Kitap Kasım 2020 başkanlık seçimine hazırlanan Trump'ı küçük düşürmeye yönelik bir algı oluşturmayı hedefliyor.

Bu bağlamda Latin Amerika özelinde Cumhuriyetçilerin güçlü olduğu Florida’daki Latin Amerika kökenli seçmenler nezlinde bir etki oluşturmak isteniyor. 
 

afp.jpeg
Fotoğraf: AFP​​​​​​​


Bolton’un kitabı 15 bölümden ve 577 sayfadan oluşuyor.

Latin Amerika ile ilgili notlar daha çok 9'uncu bölümde toplanmış ve 39 sayfalık "Venezuela Livre (Özgür Venezuela)" başlığında geçiyor.

Adında da anlaşılacağı üzere, bölümün büyük bir kısmında ‘Venezuela’ya odaklanılmış.

Bolton, bu bölümde aslında bir günah çıkarmaya çalışmış, Maduro’yu devirememesinin müsebbibi olarak Trump’ı işaret etmiş.

Bu bağlamda Bolton, kendisiyle ilgili istemeden narsist bir karakter koyarak, Florida’daki Venezuela diasporasına mesaj verircesine Maduro’yu devirememenin arkasında Trump’ın farklı politikasını gerekçe göstermiştir.

Bolton'a göre, başkan Trump ayrıca Güney Amerika uluslarının gerçekten ABD'nin bir parçası gördüğünü ileri sürüyor.

Böylelikle ABD’nin Latin Amerika ülkelerine yaklaşımındaki en büyük sorun netleşiyor.

Hem Başkan Trump hem de eski Ulusal Güvenlik Danışmanı Bolton, Latin Amerika ülkelerini kontrol ettiğine inanıyordu.
 

trump-bolton-reuters.jpg
Donald Trump ile John Bolton / Fotoğraf: Reuters


Bolton'un kitabının gerçek kötüsü Trump değil; John Bolton’dur

Bolton, Başkan Trump'ın dış politikasının "kesinlikle korkunç olduğunu söylüyor" ama Bolton’un çok daha kötü olduğu anlaşılıyor.

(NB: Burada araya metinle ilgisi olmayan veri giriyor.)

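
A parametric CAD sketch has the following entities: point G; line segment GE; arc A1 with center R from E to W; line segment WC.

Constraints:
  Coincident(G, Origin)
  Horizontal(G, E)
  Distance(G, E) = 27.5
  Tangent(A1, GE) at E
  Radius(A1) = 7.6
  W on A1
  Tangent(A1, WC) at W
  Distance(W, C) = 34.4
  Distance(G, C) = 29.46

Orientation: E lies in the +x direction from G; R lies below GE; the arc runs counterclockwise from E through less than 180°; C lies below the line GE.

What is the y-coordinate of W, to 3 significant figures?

-2.80

G is at the origin; G and E share the same y with |GE| = 27.5 and E on the +x side, so E = (27.5, 0.00). Since A1 is tangent to GE there, RE ⟂ GE, so R = E + (0, -7.6) = (27.5, -7.60). Since RW ⟂ WC (tangency), |RC| = √(7.6² + 34.4²) = 35.2 regardless of where W sits on A1. So C lies on both circle(G, 29.46) and circle(R, 35.2); the below-GE intersection is C = (-0.127, -29.5). W is the foot of the tangent from C: W = (21.6, -2.80).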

Bolton, Trump'ın dünyaya yaklaşımını gerçekten biçimsel ve tehlikeli buluyor; ancak yazar, yanlışlıkla okuyuculara daha kötü kalpli olduğunu izlenimini veriyor.

Bolton kendi anlatımıyla Trump'ı, diplomasiden çekilmeye ve Kuzey Kore, İran ve Venezuela gibi ülkelere karşı sert pozisyonlar aramaya çağırdı.

Kitapta açıkça ortaya koyulduğu üzere Trump, Bolton'un en saldırgan planlarının başarısız olmasının sebebiydi.

Ancak kitabın en erdemli şaşırtıcı ve tartışılmaz bir sonucu var; o da Trump veya Bolton'un ABD dış politikasına liderlik etmesi arasında bir seçim yapılması gerektiğinde, Trump’ın açıkçası daha iyi bir seçenek olduğu gözüküyordu.

Bu yüzden Bolton'un Trump eleştirisini üç ana başlıkta değerlendirmek gerekir: 

Birincisi, Trump'ın dış politikada gerçek bir entelektüel veya ideolojik bir gücü yok.

Bolton, Trump için şöyle yazıyordu:

Düşüncesi noktalardan oluşan bir takımada gibiydi.

ABD dış politikasındaki en önemli çatlağın “Trump ve Trump arasındaki ayrım” olduğunu iddia eden Bolton, sinir bozucu bulduğunu da belirtti.

İkincisi, Trump, tarihsel olarak bakıldığında Amerika'ya liderlik etmek için hazırlıksız olarak değerlendirirken; kitaptan bir alıntıya göre, Trump bir toplantıdayken Bolton'a döndü ve “Yapacak mıyız?” diye sordu.

Bolton, “Çizgiye çık ama geçme” diyerek yanıtladı.  

Üçüncüsü ve belki de en önemlisi, Trump, başkanlıktaki konumunu yalnızca kendi amaçları için kullandı.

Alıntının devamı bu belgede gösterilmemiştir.